Daags hiervoor waren ook al Duitse troepen door Luxwoude getrokken. Zij hadden op boerderijen in de omgeving overnacht. Voor de bewoners een beangstigende ervaring. Voor de Canadezen lastig te achterhalen waar de Duitsers zaten.De Canadezen aan de Hegedyk kwamen erachter dat in de Aldeweister Polder (de landerijen langs de weg naar de Deelen) Duitsers zaten. De kogels werden over Luxwoude geschoten. Ook in deze polder is een boerderij in de as gelegd. Eerst stonden de inwoners van Luxwoude verbaasd te luisteren naar de overkomende projectielen. Later zat men tijdens de gevechten urenlang in de kelders. Ook zocht men beschutting in de mangaten die in opdracht van de Duitsers langs de wegen waren gegraven. Deze ruimtes waren ongeveer 50 cm diep en 2 meter lang. Boeren en arbeiders werden destijds gedwongen deze gaten zelf te graven. Het leverde overigens wel gratis turf op. De Duitsers waren echter zo verspreid dat er geen tegenaanval kwam.

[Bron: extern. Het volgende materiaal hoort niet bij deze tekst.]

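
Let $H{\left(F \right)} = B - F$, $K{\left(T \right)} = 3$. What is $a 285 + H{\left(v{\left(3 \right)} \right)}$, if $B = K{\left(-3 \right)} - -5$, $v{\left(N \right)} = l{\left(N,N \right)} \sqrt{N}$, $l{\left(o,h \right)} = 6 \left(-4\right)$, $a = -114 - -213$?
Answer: $28223 + 24 \sqrt{3} \approx 28265.0$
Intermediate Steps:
$a = 99$ ($a = -114 + 213 = 99$)
$l{\left(o,h \right)} = -24$
$v{\left(N \right)} = - 24 \sqrt{N}$
$B = 8$ ($B = 3 - -5 = 3 + 5 = 8$)
$H{\left(F \right)} = 8 - F$
$a 285 + H{\left(v{\left(3 \right)} \right)} = 99 \cdot 285 - \left(-8 - 24 \sqrt{3}\right) = 28215 + \left(8 + 24 \sqrt{3}\right) = 28223 + 24 \sqrt{3}$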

De bevrijding werd uitbundig gevierd. Er werden grote vreugdevuren aangelegd. Alle boeren leverden een pak stro. Er waren druk bezochte feestavonden. De mensen die tijdens de oorlog de Duitse zijde hadden gekozen, de NSB-ers en landwachters, werden afgevoerd naar een kamp in de Hemrik. Of ze werden vastgezet in Crackstate in Heerenveen. In het meest gunstige geval kregen ze huisarrest.
In vijf lange, bange en donkere jaren is er hard gevochten voor onze vrijheid. De vrijheid die we nu als vanzelfsprekend ervaren,hebben we echter niet zomaar cadeau gekregen.